On Mon, Feb 21, 2011 at 3:49 PM, Ken Thomases <k...@codeweavers.com> wrote:

> On Feb 21, 2011, at 5:07 PM, Jonathan Taylor wrote:
>
> > So as far as my situation goes, what I'm after is an efficient way of
> starting from a path to some sort of raster image and obtaining a raw pixel
> buffer I can read. [Obviously if actually reading from disk then the disk
> will be the bottleneck, but it's often in the disk cache, in which case the
> extra data copy associated with [NSBitmapImageRep getBitmapDataPlanes] is a
> problem. I was rather liking the file-format-agnostic abilities of
> initWithContentsOfFile. Any thoughts?
>
> What makes you think the data copy is "extra"?
>
> If you read that AppKit release note, you'll see that NSImage may not be
> decoding the file contents right off the bat.  For example, it mentions that
> "[i]f you initialize a NSImage from a JPEG file, then draw it in a PDF, you
> should get a PDF of the same file size as the original JPEG".  In other
> words, NSImage is keeping the image data in its original JPEG-compressed
> format, not as a rasterized bitmap.
>
> So, you may be seeing the one necessary/required data copy during decoding
> of the image, not anything extra.
>

The other issue, as mentioned in those release notes, is pixel format.  It's
pretty nearly always not correct to call bitmapData on a rep you did not
create yourself with the  method of NSBitmapImageRep that explicitly gives
pixel format.

It sounds like you want to do this:
(1) Read image file into NSBitmapImageRep
(2) Directly access data buffer of NSBitmapImageRep

The problem with that is that you are almost certainly hardcoding the
expected pixel format (e.g., 8 bit per component ARGB host endian) into your
app.  Probably you think this is safe because you created the image file in
the first place.

However!  ImageIO, the underlying home framework of all image file format
reading and writing on Mac OS X, makes no promises about the relationship of
the file to the in-memory pixel format.  Certainly you know that many file
formats are compressed, whereas the buffer you returned from the bitmapData
method of NSBitmapImageRep is not.  Further, there are many on-disk formats
that are not supported by Quartz.  Besides that, you might figure that the
OS will never reduce the number of pixel formats, so if you're currently
getting something tightly related to what you see in the file, you will
expect to get that in the future.  That's not the case though… CoreGraphics
has talked about standardizing everything with less data than ARGB 32 host
endian to ARGB 32 host endian right when its read in, to simplify and
speedup later steps of the graphics pipeline.  There are formats for which
that happens today (I think maybe RGB JPEG data is coming in as as ARGB as
of 10.6, perhaps?).  That change was made as part of work in 10.6 to support
decoding only rectangular blocks of an image throughout the graphics
pipeline.  Asking for the bitmapData also defeats that pipeline and forces
everything into memory.

Plus, it's pretty hard to write code that deals expressly with pixel data
without putting things in a standard colorspace.  RGBA (.3, .5, .6, 1.0) is
a different color in sRGB vs generic RGB.  For most pixel-processing
algorithms, you'll get different visual results if you naively apply the
same mathematics in different colorspaces.

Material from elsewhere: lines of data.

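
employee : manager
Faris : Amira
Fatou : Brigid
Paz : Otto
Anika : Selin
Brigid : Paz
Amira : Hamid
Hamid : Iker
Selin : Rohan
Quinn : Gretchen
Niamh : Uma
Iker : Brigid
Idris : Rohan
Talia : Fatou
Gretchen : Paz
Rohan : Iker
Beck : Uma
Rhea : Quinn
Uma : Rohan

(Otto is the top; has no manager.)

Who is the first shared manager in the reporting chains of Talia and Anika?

Talia's chain of managers is Fatou, Brigid, Paz, Otto. Anika's chain of managers is Selin, Rohan, Iker, Brigid, Paz, Otto. The first manager that appears in both chains is Brigid.

Brigid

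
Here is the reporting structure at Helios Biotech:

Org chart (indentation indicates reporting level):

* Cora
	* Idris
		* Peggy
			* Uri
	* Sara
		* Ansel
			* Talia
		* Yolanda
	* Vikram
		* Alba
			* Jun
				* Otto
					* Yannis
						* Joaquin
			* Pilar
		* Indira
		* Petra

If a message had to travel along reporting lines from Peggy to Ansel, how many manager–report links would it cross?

Peggy is 2 levels below Cora, and Ansel is 2 levels below Cora (their lowest common manager). The shortest path runs up from Peggy to Cora and back down to Ansel: 2 + 2 = 4 links.

4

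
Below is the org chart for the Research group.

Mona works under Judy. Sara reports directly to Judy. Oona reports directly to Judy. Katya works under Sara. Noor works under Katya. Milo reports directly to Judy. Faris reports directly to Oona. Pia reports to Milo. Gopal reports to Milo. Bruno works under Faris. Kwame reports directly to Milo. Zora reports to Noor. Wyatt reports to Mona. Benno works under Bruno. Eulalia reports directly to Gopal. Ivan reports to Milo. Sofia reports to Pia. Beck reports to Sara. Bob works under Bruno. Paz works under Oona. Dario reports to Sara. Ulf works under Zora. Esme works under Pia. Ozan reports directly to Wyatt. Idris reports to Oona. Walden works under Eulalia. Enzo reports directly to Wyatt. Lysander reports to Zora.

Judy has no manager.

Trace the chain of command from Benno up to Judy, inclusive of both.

Benno -> Bruno -> Faris -> Oona -> Judy

Benno reports to Bruno. Bruno reports to Faris. Faris reports to Oona. Oona reports to Judy. Judy is at the top.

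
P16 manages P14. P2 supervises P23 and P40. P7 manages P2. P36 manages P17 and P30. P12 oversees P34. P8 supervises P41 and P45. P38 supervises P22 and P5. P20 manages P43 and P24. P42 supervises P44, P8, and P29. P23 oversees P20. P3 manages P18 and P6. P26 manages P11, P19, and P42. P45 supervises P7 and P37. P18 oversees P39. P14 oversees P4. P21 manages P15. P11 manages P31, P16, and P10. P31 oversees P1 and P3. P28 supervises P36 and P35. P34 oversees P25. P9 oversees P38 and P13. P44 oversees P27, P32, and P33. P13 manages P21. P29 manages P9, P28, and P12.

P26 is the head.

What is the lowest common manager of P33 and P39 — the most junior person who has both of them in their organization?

P26

P33's chain of managers is P44, P42, P26. P39's chain of managers is P18, P3, P31, P11, P26. The first manager that appears in both chains is P26.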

Anyway, point is, in all likelihood, you do need to draw your image to a
bitmap in known format in order to work with the pixels.  You probably only
need to do this once though…  if you're seeing repeated copying in
bitmapData, that suggests that you're alternately drawing and asking for
pixel data from the image.  If you're never modifying the data, you could
instead store the data on the side in addition to the rep.  Storing can be
done via subclass, wrapper object, global dictionary mapping rep object to
data, objc associative storage, etc.  Or, look at just drawing the image
into a bitmap when you need to see the data.  That's less work for you to
implement, and may find that it performs well, depending on what was really
costing you before.  You could consider reusing one bitmap to draw in from
multiple images to avoid malloc'ing and free'ing memory.